Ballerinas for Bonbon. Viktor Horsting and Rolf Snoeren are launching a new perfume. The ad campaign for Bonbon was projected onto the backdrop at the end of their show tonight; it stars a seated Edita Vilkeviciute, her naked body painted in pink bows the same color and shape as the fragrance bottle, which sits perched on her lap.

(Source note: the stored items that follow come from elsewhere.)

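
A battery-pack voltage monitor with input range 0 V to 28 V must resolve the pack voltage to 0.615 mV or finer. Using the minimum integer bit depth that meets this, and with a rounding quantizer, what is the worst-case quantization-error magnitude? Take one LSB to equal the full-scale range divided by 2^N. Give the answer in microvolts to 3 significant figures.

V_FS = 28 V.
28 V / 0.615 mV = 45530. Since 2^15 = 32768 and 2^16 = 65536, N = 16.
One LSB is 28 V / 65536 = 427.25 µV.
Half an LSB is 214 µV.

214 µV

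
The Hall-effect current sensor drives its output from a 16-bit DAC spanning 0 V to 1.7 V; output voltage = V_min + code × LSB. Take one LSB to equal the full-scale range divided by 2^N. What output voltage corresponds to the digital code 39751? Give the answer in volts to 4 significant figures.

1.031 V

Full-scale range = 1.7 V. LSB = 1.7 V / 2^16.
V_out = V_min + code × LSB = 0 V + 39751 × 1.7 V / 65536
      = 0 V + 1.03114 V = 1.03114 V.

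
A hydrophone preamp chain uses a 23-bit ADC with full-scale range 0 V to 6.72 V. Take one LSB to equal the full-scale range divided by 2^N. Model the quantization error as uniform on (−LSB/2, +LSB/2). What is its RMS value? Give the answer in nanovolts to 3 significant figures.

V_FS = 6.72 V.
LSB = 6.72 V / 2^23 = 0.80109 µV.
V_rms = LSB/√12 = 0.80109 µV / √12 = 231 nV.

231 nV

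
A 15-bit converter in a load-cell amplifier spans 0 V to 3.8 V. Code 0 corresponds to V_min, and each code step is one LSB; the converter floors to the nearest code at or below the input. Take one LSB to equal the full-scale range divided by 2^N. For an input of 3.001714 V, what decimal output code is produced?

25884

Span = 3.8 V. LSB = 3.8 V / 2^15 ≈ 116.0 µV.
(V_in − V_min) × 2^15/range = (3.001714 − (0)) × 32768/3.8 = 25884.254.
Floor → code = 25884.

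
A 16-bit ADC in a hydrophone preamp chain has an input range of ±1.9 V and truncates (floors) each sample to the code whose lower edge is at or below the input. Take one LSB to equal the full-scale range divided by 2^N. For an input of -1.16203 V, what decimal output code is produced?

12727

Full-scale range = 1.9 V − (-1.9 V) = 3.8 V. LSB = 3.8 V / 2^16 ≈ 57.98 µV.
(V_in − V_min) × 2^16/range = (-1.16203 − (-1.9)) × 65536/3.8 = 12727.264.
Floor → code = 12727.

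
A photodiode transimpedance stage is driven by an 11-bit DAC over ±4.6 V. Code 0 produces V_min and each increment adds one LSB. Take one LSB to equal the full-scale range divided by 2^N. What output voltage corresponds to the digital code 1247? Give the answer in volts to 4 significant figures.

1.002 V

The full-scale span is 4.6 − (-4.6) = 9.2 V. LSB = 9.2 V / 2^11.
Output = V_min + (1247/2048) × range = -4.6 + 0.608887 × 9.2 V
      = -4.6 + 5.60176 = 1.00176 V.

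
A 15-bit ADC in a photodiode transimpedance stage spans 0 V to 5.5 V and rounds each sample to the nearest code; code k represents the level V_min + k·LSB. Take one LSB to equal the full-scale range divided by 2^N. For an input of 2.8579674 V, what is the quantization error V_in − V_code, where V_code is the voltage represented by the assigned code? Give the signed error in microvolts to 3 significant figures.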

In a sweet little piece of cross-promotion, the designers cast members of the Dutch National Ballet as models, dressing them in leotard-tight dresses in nude shades of latex that looked remarkably like real skin, some of which were hand-painted with trompe l'oeil tattoos of ruffles, birds, or those bows. In a week when Schiaparelli was back on the Couture calendar after sixty-odd years, Horsting and Snoeren were the ones to embrace surrealism, draping folds of latex from tattooed bird's beaks and bows. One short-sleeve asymmetric-hem dress looked like a high-cut bodysuit with a skirt slung over just one hip, leaving the other exposed. What was rubber and what was flesh? You couldn't tell. It was the kind of head game that the Dutch duo has always loved.
In recent years, the received wisdom on Couture was that it was basically just a promotional device for a brand's perfumes. Viktor & Rolf proved the cliché true. Our guess is they got some perverse pleasure out of that.